Wydawałoby się, że kolejki i listy społeczne są już tylko wspomnieniem z czasów PRL-u. Nic bardziej mylnego. W Bolesławcu setki ludzi często starszych, schorowanych i o kulach, tłoczyło się by zarejestrować się na zabiegi rehabilitacyjne. Pod bramami Miejskiego Zakładu Rehabilitacji Leczniczej Sp. z o.o. w Bolesławcu przy ul. Parkowej kolejka ustawiła się już w nocy.
- Stoję od 3 rano. Rejestracja jest od 7 rano do 14:30, ale idzie bardzo powoli, bo niektórzy mają po kilka skierowań – mówi starsza pani.
- Stoję w kolejce od 6 rano, ale nie wiem czy zdążę się zarejestrować do 14:30. To jest obłęd co się tu dzieje – dodaje Magda Kemza.
- To jest tragedia normalnie. My stoimy od godziny 6 rano. Na Grunwaldzkiej jest jeszcze gorzej. Najpierw tam poszedłem, ale tam zrobili listę społeczną i już było zapisanych kilkaset osób - mówi Piotr Mandziuk.
Na ulicy Grunwaldzkiej gdzie mieści się Centrum Medyczno-Rehabilitacyjne "Provita" sytuacja faktycznie wygląda nie wesoło. Ludzie tłoczą się nie tylko wewnątrz budynku, ale i na zewnątrz.
- Od dzisiaj jest rejestracja, a już wczoraj po południu zrobiono listę. Nie wymyśliła tego „Provita” tylko sami ludzie . Mój mąż przyszedł dzisiaj o 5:15 i był 127 na liście . Jak tak można, tu przychodzą ludzie, którzy są naprawdę chorzy i muszą stać – mówi zastępująca w kolejce męża, kobieta.

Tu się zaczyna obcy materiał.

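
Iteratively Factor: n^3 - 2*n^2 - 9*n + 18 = (n - 2)*(n^2 - 9) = (n - 3)*(n - 2)*(n + 3)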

- W XXI wieku takie kolejki i taki bałagan? To jest nie do pomyślenia, to jest horror. - mówi Adriana Skoczylas. - A jeszcze stoję i nie mam pewności czy w ogóle zostanę zarejestrowana, a jeśli tak to na kiedy. Ludzie mówią, że już rejestrują na maj. Nie wiem czy dożyję.- dodaje.
Niektórzy będą musieli zdecydować się na płatne zabiegi, aby skrócić czas choroby i jak najszybciej odzyskać sprawność lub zwalczyć ból, bo limity NFZ są ograniczone.
A co do kolejek przy rejestracji?
Z informacji jakie uzyskaliśmy w Dolnośląskim Oddziale Wojewódzkiego Narodowego Funduszu Zdrowia podobne sytuacje przy rejestracji w innych miastach nie miały miejsca.